Factual error: The drum major leading the British pipes and drums into Messina is a corporal wearing the usual two point-down chevrons on his upper arm. British Army drum majors, who all hold a minimum rank of sergeant, wear four point-up chevrons on their lower arm (on a leather strap if in shirt-sleeve order).
Continuity mistake: When the two Jeeps arrive at the Kasserine Pass to survey the results of the battle, the second Jeep comes to stop just short of running over a dead soldier. At the end of the scene, the same Jeep drives away, going forward as if to run over that body, but the body has vanished.
Factual error: During the early portions of the film, General Bradley's Jeep is a proper WWII Willys Jeep Model MB (wipers on top of windshield), but the second Jeep that follows Bradley's is a 1950-1952 Model M38 (wipers below windshield) which won't exist until five years after WWII ends.
Continuity mistake: When the three small boys run up and salute Patton, the middle boy stops with the other two slightly behind him to each side, and is the first to salute. When the camera angle changes to view them from in front, the middle boy is instantly behind the other two, and is the last to salute.
Factual error: In the scene of the high level meeting during the initial stages of the Battle of the Bulge, Bedell Smith is conducting the meeting in General Eisenhower's behalf. In fact, General Eisenhower was present at the meeting.
Factual error: In the washroom scene where Gen. Montogomery is speaking with Gen. Smith; Monty breathes on the mirror in order to make a drawing of Sicily. The condensed "breath" remains far too long, the same happens when Smith makes his drawing on the mirror.
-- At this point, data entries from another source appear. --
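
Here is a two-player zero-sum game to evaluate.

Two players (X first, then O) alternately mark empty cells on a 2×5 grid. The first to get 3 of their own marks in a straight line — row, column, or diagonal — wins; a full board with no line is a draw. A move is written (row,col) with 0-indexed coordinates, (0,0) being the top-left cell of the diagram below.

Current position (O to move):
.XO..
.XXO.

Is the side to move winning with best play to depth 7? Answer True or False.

p1 O@[.XO../.XXO.]: (0,0)[OXO../.XXO.]-1 (0,3)[.XOO./.XXO.]-1 (0,4)[.XO.O/.XXO.]-1 (1,0)[.XO../OXXO.]+0* (1,4)[.XO../.XXOO]-1
p2 X@[.XO../OXXO.]: (0,0)[XXO../OXXO.]+0* (0,3)[.XOX./OXXO.]+0 (0,4)[.XO.X/OXXO.]+0 (1,4)[.XO../OXXOX]+0
p3 O@[XXO../OXXO.]: (0,3)[XXOO./OXXO.]+0* (0,4)[XXO.O/OXXO.]+0 (1,4)[XXO../OXXOO]+0
p4 X@[XXOO./OXXO.]: (0,4)[XXOOX/OXXO.]+0* (1,4)[XXOO./OXXOX]-1
p5 O@[XXOOX/OXXO.]: (1,4)[XXOOX/OXXOO]+0*
p6 X@[XXOOX/OXXOO] terminal +0; root [.XO../.XXO.] d7

O winning at [.XO../.XXO.]: False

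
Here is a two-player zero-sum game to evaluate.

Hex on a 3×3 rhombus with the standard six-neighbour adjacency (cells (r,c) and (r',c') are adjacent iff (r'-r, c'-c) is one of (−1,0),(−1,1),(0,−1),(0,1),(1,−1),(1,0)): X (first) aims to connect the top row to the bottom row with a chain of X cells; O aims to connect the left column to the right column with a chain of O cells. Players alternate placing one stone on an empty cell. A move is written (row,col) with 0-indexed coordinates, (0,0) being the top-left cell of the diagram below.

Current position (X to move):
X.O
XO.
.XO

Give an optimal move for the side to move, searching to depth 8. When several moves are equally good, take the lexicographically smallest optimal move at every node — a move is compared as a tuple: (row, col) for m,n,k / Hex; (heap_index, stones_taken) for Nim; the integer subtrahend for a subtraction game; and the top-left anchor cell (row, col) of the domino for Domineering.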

Factual error: Bradley tells Patton that there is trouble in the Ardennes, foreshadowing the Battle of the Bulge. In reality, General Bradley dismissed the German operation as a "spoiling attack." His command was virtually annihilated by the German attack, and Eisenhower transferred the remnants to General Montgomery's 21st Army Group. Bradley was quietly sidelined and given a fourth star as compensation.